Aku menuju galeri dan mencari foto yang tepat untuk ekspos jawaban.

" Lucu banget. Awalnya aku minta dikenalin ke temennya temen aku yang mana crush aku. Ternyata nyantolnya malah ke dia <3 "

" Sama dia lebih suka bikin konten Travlogger atau Karaoke Malam Minggu? "

“Travlogger! Bukan berarti aku ga suka bikin konten Karmalming. Aku suka nyanyi, tapi siapa sih yang ga suka liburan jalan-jalan sama doi? hehe.”

“Hai, kak. Dia makin cakep ga?”

" Atas dasar apa kamu tanya-tanya gitu ke saya hmmm?? Iya. Makin cakep banget huhu."

" Siapa yang bilang suka duluan?"

Aku memejamkan mataku yang terasa memanas. " Hehe. Dia orangnya pemalu. Ditambah aku lebih tua dari dia. Aku yang bilang suka duluan tapi hanya bercanda. Tapi dia balas bilang suka dan dia serius soal itu ."

Aku tersenyum, sekali lagi melihat foto kami yang tersimpan di roll kameraku.

"Kak, tell us o ne of your first time with him. We will guess."

" Saat itu setelah kencan ketiga kami. His tastes like a cotton candy :)"

" Yang kakak suka dari dia?"

" Senyumnya, matanya yang ikut senyum waktu dia senyum, his everything. Including his flaws."

" Siapa yang putusin buat … berpisah?"

Aku menelan sesuatu yang terasa mengganjal di kerongkonganku. " Dia. Tapi itu juga gara-gara salahku. Kami putuskan kalau itu jalan terbaik buat kami. Kami memang bertengkar banyak, tapi yang terakhir yang paling hebat."

" Kakak jawab-jawabin ini sambil liat foto-foto lama kakak sama dia ya? :slight_smile: Nothing to say tapi sedih kalian saling unfollow </3"

" Hehe. Tau aja </3 "

" Words for him?"

Aku terpaku melihat pertanyaan tersebut. Bukan salah satu followersku, tapi aku tertarik untuk tetap menjawabnya.

" It hurts me to hurt you. Berpaling dari kamu salah satu kesalahan terbesarku dan aku telat sadarnya. Harusnya aku tau aku cuma jenuh. Rasanya sakit buat benar-benar pisah and I ended up do an unforgivable mistake. We can’t be together again and that’s my biggest regret. Hope u do well. I’m still loving u."

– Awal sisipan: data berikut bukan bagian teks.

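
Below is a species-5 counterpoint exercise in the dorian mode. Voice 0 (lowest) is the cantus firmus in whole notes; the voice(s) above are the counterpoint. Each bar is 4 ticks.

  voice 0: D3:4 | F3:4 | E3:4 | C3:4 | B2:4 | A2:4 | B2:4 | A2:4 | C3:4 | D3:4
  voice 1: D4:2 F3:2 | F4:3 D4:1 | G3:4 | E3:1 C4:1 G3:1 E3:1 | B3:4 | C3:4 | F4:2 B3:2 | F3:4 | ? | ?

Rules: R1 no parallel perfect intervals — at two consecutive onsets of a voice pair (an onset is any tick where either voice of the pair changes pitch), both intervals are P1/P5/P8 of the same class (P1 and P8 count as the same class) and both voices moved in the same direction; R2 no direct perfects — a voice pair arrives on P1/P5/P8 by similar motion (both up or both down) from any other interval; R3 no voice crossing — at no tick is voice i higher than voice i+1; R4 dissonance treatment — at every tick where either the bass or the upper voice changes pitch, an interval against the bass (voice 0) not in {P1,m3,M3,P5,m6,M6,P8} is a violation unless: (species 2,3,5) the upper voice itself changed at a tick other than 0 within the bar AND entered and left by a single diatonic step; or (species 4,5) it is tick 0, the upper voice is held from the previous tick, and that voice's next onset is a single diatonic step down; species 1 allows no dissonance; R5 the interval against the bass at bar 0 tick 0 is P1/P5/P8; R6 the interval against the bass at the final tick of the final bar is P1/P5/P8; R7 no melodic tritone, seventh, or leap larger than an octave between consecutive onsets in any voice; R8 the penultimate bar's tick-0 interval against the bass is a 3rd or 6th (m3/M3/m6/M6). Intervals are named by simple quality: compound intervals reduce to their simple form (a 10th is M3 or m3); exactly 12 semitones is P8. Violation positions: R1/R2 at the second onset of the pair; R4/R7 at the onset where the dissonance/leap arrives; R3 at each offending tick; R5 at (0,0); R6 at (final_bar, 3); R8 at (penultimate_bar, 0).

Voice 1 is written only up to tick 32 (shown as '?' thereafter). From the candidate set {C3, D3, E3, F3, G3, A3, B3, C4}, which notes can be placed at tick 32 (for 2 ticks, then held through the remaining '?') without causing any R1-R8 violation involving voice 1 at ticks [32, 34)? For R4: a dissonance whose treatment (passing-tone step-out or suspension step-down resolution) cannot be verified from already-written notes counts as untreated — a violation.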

Mie dalam mangkukku tandas. Aku beranjak untuk mencuci mangkuk dan kembali ke ponselku.

Jantungku berdetak cepat saat mendapat dm dari sebuah akun.

" Hope u do well 2. and I (still) love u 2, dummy cupcake."

Air mata yang sebabkan mataku memanas akhirnya berhasil keluar dari pertahanannya.

Orang yang berhasil jadi pemenang untuk jadikanku saddest gurl siang itu; orang yang sama dengan pemenang hatiku.